Bilindiği gibi, Ezidiler 2014 yılında IŞİD'in soykırımına maruz kalmış, IŞİD, Ezidileri Şengal'de tamamen yok etmek istemiş, katliam sonrası Ezidiler ana yurtlarını terk etmek zorunda bırakılmıştır. Aynı süreçte binlerce Ezidi çocuk ve kadın esir alındı. Yaşanan bu korkunç soykırım ardından üç buçuk sene geçti. Ezidiler yaralarını yeni yeni sarmaya çalışırken bugün yine Şengal'e, Ezidilere yönelik tehditler savruluyor. Ezidilerin kendi geleneksel direniş mazisine uygun bir şekilde, kendilerini olası saldırılara karşı savunmak amacıyla örgütlendikleri yadsınamaz bir gerçektir ancak bunun kime zarar verdiği veya herhangi bir ülke için bir tehdit oluşturduğunu iddia eden biri varsa çıksın bize lütfen anlatsın. IŞİD de dâhil, bin yıllardır hiçbir güç Ezidileri Şengal'den çıkaramamış, onları Şengal'den büsbütün vazgeçirememiştir.
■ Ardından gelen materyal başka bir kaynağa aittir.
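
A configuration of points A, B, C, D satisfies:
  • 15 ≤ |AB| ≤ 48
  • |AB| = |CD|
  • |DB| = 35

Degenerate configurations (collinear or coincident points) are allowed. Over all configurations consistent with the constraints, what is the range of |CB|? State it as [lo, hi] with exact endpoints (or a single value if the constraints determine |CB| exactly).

|CB| ∈ [0, 83]  (≈ [0.0000, 83.0000])

|AB| ∈ [15, 48]
|BD| ∈ {35}
|CD| ∈ [15, 48]
|AD| ∈ [0, 83]
|BC| ∈ [0, 83]
|AC| ∈ [0, 131]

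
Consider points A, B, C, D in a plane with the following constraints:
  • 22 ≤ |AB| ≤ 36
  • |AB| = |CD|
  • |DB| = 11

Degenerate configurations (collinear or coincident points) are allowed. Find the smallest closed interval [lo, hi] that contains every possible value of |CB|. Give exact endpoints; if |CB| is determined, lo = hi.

|CB| ∈ [11, 47]  (≈ [11.0000, 47.0000])

|AB| ∈ [22, 36]
|BD| ∈ {11}
|CD| ∈ [22, 36]
|AD| ∈ [11, 47]
|BC| ∈ [11, 47]
|AC| ∈ [0, 83]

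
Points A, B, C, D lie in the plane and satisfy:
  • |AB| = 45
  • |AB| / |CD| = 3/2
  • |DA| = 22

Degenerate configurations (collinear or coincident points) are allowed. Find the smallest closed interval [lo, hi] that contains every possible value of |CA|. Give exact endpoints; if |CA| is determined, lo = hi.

|CA| ∈ [8, 52]  (≈ [8.0000, 52.0000])

|AB| ∈ {45}
|AD| ∈ {22}
|CD| ∈ {30}
|BD| ∈ [23, 67]
|AC| ∈ [8, 52]
|BC| ∈ [0, 97]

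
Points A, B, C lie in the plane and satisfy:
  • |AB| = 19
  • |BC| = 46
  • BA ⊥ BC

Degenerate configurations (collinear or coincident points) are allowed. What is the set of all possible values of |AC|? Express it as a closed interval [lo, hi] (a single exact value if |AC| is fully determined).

|AB| ∈ {19}
|BC| ∈ {46}
|AC| ∈ {√(2477)}

|AC| = √(2477)  (≈ 49.7695)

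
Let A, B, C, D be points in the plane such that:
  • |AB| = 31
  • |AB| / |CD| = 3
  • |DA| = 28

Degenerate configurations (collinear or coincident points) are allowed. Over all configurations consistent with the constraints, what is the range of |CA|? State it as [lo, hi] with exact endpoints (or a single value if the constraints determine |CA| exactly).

|AB| ∈ {31}
|AD| ∈ {28}
|CD| ∈ {31/3}
|BD| ∈ [3, 59]
|AC| ∈ [53/3, 115/3]
|BC| ∈ [0, 208/3]

|CA| ∈ [53/3, 115/3]  (≈ [17.6667, 38.3333])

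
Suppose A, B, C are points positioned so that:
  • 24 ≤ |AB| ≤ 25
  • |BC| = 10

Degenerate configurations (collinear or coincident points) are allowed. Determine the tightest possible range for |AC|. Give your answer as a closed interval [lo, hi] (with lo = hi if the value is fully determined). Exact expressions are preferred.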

AKP sürekli mazlumların ve mağdurların yanında olduğunu iddia eder, ifade eder ancak tam konu Kürtlere gelince 180 derece dönüş yapmaktan hiç de imtina etmez. Tarihte 73 defa katliama, soykırıma uğramış Ezidilerin mazlum olduğunu tüm dünya görüyor ve kabul ediyor. Eğer bu Hükûmet de böyle görüyorsa mevcut sınırlar içinde Ezidi halkının kendi kaderini tayin etme hakkına saygı göstermesi gerekiyor. Bu halk kendi özgünlüğünü korumalı, özgürlüğünü elde etmelidir. Bu konuda bizim de onları desteklememiz gerekiyor.
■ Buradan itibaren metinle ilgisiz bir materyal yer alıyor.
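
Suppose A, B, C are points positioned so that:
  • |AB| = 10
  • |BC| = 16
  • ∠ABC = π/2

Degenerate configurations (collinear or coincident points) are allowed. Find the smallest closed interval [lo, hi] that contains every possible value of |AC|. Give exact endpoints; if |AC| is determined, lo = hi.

|AB| ∈ {10}
|BC| ∈ {16}
|AC| ∈ {2·√(89)}

|AC| = 2·√(89)  (≈ 18.8680)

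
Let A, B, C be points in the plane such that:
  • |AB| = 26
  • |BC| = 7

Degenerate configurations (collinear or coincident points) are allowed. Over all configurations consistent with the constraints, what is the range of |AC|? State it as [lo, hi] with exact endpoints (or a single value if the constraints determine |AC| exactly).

|AB| ∈ {26}
|BC| ∈ {7}
|AC| ∈ [19, 33]

|AC| ∈ [19, 33]  (≈ [19.0000, 33.0000])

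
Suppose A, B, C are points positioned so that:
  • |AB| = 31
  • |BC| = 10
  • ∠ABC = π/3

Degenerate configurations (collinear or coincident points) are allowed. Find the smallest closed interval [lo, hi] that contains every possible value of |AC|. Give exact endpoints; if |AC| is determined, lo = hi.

|AB| ∈ {31}
|BC| ∈ {10}
|AC| ∈ {√(751)}

|AC| = √(751)  (≈ 27.4044)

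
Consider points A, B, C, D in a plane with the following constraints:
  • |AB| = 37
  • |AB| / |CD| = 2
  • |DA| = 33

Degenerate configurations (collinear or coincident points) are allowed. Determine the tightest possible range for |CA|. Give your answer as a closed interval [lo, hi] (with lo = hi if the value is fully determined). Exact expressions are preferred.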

Sayın Cumhurbaşkanı son günlerde sürekli "Biz bir işgal kuvveti değiliz. Sahibi kimlerse buraları sahiplerine devredeceğiz." diyor. Başka ülkenin sınırlarını ihlal etmesine rağmen, başka ülkelerin iç işlerine karışmasına rağmen, bu tür söylemleri de sarf edebiliyor maalesef.
Bir dakika daha Başkan...
BAŞKAN - Buyurun Sayın Atalan.
ALİ ATALAN (Devamla) - Değerli arkadaşlar, uluslararası hukuk normlarını da hiçe sayarak Şengal'e yönelik tehditlere Irak Savunma Bakanlığınca bir cevap verildi: "Topraklarımıza yönelik her türlü dış saldırıya karşı Irak Hükûmeti olarak elimiz boş kalmayacaktır." Şimdi, böylesi gerginlikleri yaratmanın hiçbir faydası ve hiç kimseye bir getirisi olmaz ve olmayacaktır. Kim ki mazlumların, mağdurların yeri olarak bilinen Şengal'e saldırıyorsa ve saldıracaksa, inanın, hem ahlaki hem siyasi hem insani olarak bu vebalin altından kalkamayacaktır çünkü Ezidiler mazlumdur ve mağdurdur.
Teşekkür eder, saygılar sunarım. (HDP sıralarından alkışlar)
BAŞKAN - Teşekkür ederim Sayın Atalan.